Opinion: Headless Greeks endanger consensus with EU

headless statue, temple

Greece's new prime minister really is moving at record speed.

Alexis Tsipras started off with a bang, which has triggered major concerns in the EU. Terminating a foreign policy consensus to get Brussels to relent on a financial deal is the wrong strategy, says DW's Bernd Riegert.

Just hours after forming a government, Alexis Tsipras started his first major quarrel with the rest of the European Union. He is not willing to sign a joint declaration by the EU's heads of state and government on possibly toughening economic sanctions against Russia in the Ukraine conflict.

Is this a beginner's mistake or a serious political strategy by the radical left Syriza party? Either would be highly alarming.

It can't be ruled out that the new government in Athens wasn't familiar with the procedure of written consent for speedy decision-making among the 28 member states. Or did the letter from Brussels asking for approval to threaten sanctions get stuck somewhere during the transfer of ministries?
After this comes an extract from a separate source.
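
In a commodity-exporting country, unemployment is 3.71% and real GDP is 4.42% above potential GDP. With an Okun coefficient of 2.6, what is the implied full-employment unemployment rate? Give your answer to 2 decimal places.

From Okun's law, u - u* = -(output gap)/β = -(4.42)/2.6 = -1.7 points.
So u* = 3.71 + 1.7 = 5.41%.

5.41%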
Members who don't object within a certain period of time give implicit agreement. That's customary among the 28 EU member states - and something the new left-wing/right-wing Greek coalition should learn fast.

As Alexis Tspiras picked up the phone to personally complain to the EU's foreign policy chief about the alleged disregard for Greece, one has to conclude, unfortunately, that it was a politically calculated move.

Tsipras is terminating the previous foreign policy consensus so he can exert pressure in support of his own interests. Only if the EU agrees to his demands for improved conditions concerning the billions of euros in the bailout for the Greek budget will the new Greece agree to the EU's other political decisions.

Not just in sanctions do EU leaders need unanimity, but also in trade and budget matters. Clearly, there is a certain potential for blackmail.

With his decision to immediately carry this conflict into the public, Tsipras places the ball in the court of the other EU states.

It would have been smarter to first find an internal solution for the dispute. Now, Russia is receiving the message that it is easy to drive a wedge into the EU's phalanx formation.

During the election campaign, Tsipras spoke out against harsh sanctions on Russia. Some members of his Syriza party are said to be very close to Moscow. So far, Europe's unanimous stance in opposition to Russia's aggression is one of the few trump cards the EU has in the conflict over eastern Ukraine and annexed Crimea. The new Greek government is canceling that consensus, and that could plunge the EU into a dire political crisis.

The European Union has always faced political blackmail by members interested in pushing through their own economic interests. Within the bloc, many governments have resorted to the instrument - the difference being that Alexis Tsipras is acting from an acutely precarious economic situation and has no allies in the EU. His behavior is awkward and unprofessional. Greece needs the EU, so efforts toward reaching a consensus and harmony are called for. At the very latest at the first summit in two weeks' time, the other heads of government and state must put the recalcitrant revolutionary in his place.

It also wouldn't do any harm if Chancellor Merkel made a phone call to the new troublemaker in Athens, either.